An Army of Press Secretaries

I know this will come as stunning news, but according to a study from the Pew Research Center, the media is completely in the tank for Barack Obama.
The right-of-center sector of the blogosphere has for months maintained that the mainstream media are "in the tank" for Obama. The observant bloggers were right.

"Coverage of McCain has been heavily unfavorable — and has become more so over time," says a Pew Research Center Project for Excellence in Journalism study that looked at newspapers and cable news shows from the end of the conventions to the last presidential debate. Coverage of Obama, naturally, was much more positive than negative or neutral. His ratio of favorable stories to overall stories was more than 2 1/2 times as large as McCain's.

The second most unfavorable coverage went not to McCain's running mate, Sarah Palin, but to Obama's, Joe Biden. "Limited coverage" of the Delaware senator "was far more negative than Palin's, and nearly as negative as McCain's." The small sample size makes any conclusion irrelevant, though.

The study called Biden "nearly the invisible man" because he's been largely ignored. In our view, his frequent gaffes should earn him extended negative coverage, but he's gotten a pass. Scornful reporting is reserved for Republicans such as Palin, who got bad press in 39% of the stories about her. Only 28% were positive, a third neutral.

Such bias against Republicans is institutional. The Media Research Center found that between the end of the primaries and Tuesday, network news broadcast 84 stories criticizing McCain ads while only 32 had a negative tone toward Obama ads.

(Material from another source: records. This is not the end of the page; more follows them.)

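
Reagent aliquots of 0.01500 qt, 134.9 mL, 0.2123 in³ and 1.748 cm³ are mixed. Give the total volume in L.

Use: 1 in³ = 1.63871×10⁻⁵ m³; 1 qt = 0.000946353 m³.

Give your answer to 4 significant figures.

0.01500 qt × 0.000946353 = 1.41953×10⁻⁵ m³
134.9 mL × 10⁻⁶ = 1.349×10⁻⁴ m³
0.2123 in³ × 1.63871×10⁻⁵ = 3.47898×10⁻⁶ m³
1.748 cm³ × 10⁻⁶ = 1.748×10⁻⁶ m³
Combined: 1.41953×10⁻⁵ + 1.349×10⁻⁴ + 3.47898×10⁻⁶ + 1.748×10⁻⁶ = 1.54322×10⁻⁴ m³
In L: 1.54322×10⁻⁴ / 0.001 = 0.154322 L

0.1543 L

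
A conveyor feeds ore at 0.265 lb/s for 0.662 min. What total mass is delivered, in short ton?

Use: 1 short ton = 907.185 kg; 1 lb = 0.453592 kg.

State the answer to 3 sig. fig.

0.265 lb/s → 0.120202 kg/s
0.662 min → 39.72 s
m = ṁ × t = 0.120202 × 39.72 = 4.77442 kg
In short ton: 4.77442 / 907.185 = 0.0052629 short ton

0.00526 short ton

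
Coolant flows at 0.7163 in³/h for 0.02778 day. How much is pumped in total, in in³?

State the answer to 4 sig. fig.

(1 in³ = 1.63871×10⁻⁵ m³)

0.7163 in³/h → 3.26058×10⁻⁹ m³/s
0.02778 day → 2400.19 s
V = Q × t = 3.26058×10⁻⁹ × 2400.19 = 7.82601×10⁻⁶ m³
In in³: 7.82601×10⁻⁶ / 1.63871×10⁻⁵ = 0.477571 in³

0.4776 in³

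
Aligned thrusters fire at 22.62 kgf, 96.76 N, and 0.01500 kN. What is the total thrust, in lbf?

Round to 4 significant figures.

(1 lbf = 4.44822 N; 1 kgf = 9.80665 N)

74.99 lbf

22.62 kgf × 9.80665 → 221.826 N
96.76 N (already N)
0.01500 kN × 1000 → 15 N
Sum: 221.826 + 96.76 + 15 = 333.586 N
In lbf: 333.586 / 4.44822 = 74.9931 lbf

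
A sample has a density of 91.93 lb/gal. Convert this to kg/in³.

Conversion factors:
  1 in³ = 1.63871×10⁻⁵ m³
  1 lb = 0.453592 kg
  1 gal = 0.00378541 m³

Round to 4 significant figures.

91.93 lb/gal × 0.453592 kg/lb ÷ 0.00378541 m³/gal = 11015.6 kg/m³
11015.6 kg/m³ × 1.63871×10⁻⁵ m³/in³ = 0.180514 kg/in³

0.1805 kg/in³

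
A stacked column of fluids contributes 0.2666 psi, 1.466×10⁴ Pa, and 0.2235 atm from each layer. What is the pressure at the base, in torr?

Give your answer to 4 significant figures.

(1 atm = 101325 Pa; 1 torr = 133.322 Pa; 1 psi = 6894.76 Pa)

0.2666 psi × 6894.76 = 1838.14 Pa
1.466×10⁴ Pa (already Pa)
0.2235 atm × 101325 = 22646.1 Pa
Sum: 1838.14 + 14660 + 22646.1 = 39144.2 Pa
In torr: 39144.2 / 133.322 = 293.606 torr

293.6 torr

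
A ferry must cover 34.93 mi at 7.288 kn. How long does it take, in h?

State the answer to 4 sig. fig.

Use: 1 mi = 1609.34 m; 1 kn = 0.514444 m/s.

34.93 mi × 1609.34 = 56214.2 m
7.288 kn × 0.514444 = 3.74927 m/s
t = d / v = 56214.2 m / 3.74927 m/s = 14993.4 s
14993.4 s ÷ (3600 s/h) = 4.16483 h

4.165 h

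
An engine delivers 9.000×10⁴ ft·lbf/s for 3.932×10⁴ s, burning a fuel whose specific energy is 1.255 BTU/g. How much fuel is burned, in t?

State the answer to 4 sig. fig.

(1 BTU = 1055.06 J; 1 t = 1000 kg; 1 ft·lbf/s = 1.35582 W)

3.624 t

9.000×10⁴ ft·lbf/s → 122024 W
E = P × t = 122024 × 39320 = 4.79798×10⁹ J
1.255 BTU/g → 1.3241×10⁶ J/kg
m = E / e_s = 4.79798×10⁹ / 1.3241×10⁶ = 3623.58 kg
In t: 3623.58 / 1000 = 3.62358 t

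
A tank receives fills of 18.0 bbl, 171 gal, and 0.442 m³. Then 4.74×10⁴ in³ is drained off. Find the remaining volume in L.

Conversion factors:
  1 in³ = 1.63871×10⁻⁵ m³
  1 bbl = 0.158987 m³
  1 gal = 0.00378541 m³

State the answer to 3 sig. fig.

18.0 bbl × 0.158987 → 2.86177 m³
171 gal × 0.00378541 → 0.647305 m³
0.442 m³ (already m³)
4.74×10⁴ in³ × 1.63871×10⁻⁵ → 0.776749 m³
Result: 2.86177 + 0.647305 + 0.442 − 0.776749 = 3.17433 m³
In L: 3.17433 / 0.001 = 3174.33 L

3170 L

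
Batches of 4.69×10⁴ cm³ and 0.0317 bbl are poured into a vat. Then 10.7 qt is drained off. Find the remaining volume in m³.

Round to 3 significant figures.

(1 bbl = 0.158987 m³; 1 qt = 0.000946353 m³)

4.69×10⁴ cm³ × 10⁻⁶ = 0.0469 m³
0.0317 bbl × 0.158987 = 0.00503989 m³
10.7 qt × 0.000946353 = 0.010126 m³
Sum: 0.0469 + 0.00503989 − 0.010126 = 0.0418139 m³

0.0418 m³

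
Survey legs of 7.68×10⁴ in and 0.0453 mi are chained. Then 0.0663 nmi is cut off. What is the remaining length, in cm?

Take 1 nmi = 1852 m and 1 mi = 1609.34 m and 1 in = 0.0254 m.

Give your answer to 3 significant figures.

1.90×10⁵ cm

7.68×10⁴ in × 0.0254 → 1950.72 m
0.0453 mi × 1609.34 → 72.9031 m
0.0663 nmi × 1852 → 122.788 m
Sum: 1950.72 + 72.9031 − 122.788 = 1900.84 m
In cm: 1900.84 / 0.01 = 190084 cm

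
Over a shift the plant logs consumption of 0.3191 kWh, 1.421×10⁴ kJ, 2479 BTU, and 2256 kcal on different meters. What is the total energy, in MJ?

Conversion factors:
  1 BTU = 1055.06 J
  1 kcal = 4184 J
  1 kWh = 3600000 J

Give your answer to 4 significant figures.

27.41 MJ

0.3191 kWh × 3600000 → 1.14876×10⁶ J
1.421×10⁴ kJ × 1000 → 1.421×10⁷ J
2479 BTU × 1055.06 → 2.61549×10⁶ J
2256 kcal × 4184 → 9.4391×10⁶ J
Sum: 1.14876×10⁶ + 1.421×10⁷ + 2.61549×10⁶ + 9.4391×10⁶ = 2.74134×10⁷ J
In MJ: 2.74134×10⁷ / 1000000 = 27.4134 MJ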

And the Center for Media and Public Affairs notes that the GOP ticket is the butt of late-night comic jokes seven times as often as the Democratic pair.

Despite the one-sided coverage in favor of their party, some Democrats won't be happy until they have shut down any opposition and shredded the First Amendment. Among them is Sen. Jeff Bingaman of New Mexico, who shares his party's eagerness to reinstate the clearly unconstitutional Fairness Doctrine. This is the Federal Communications Commission rule that once required broadcasters to give equal time to all sides on public issues.
Yeah, we need fairness. Let's see if those seeking to silence talk radio will be eager to allow "fairness" in the 99% of the media that leans to the left.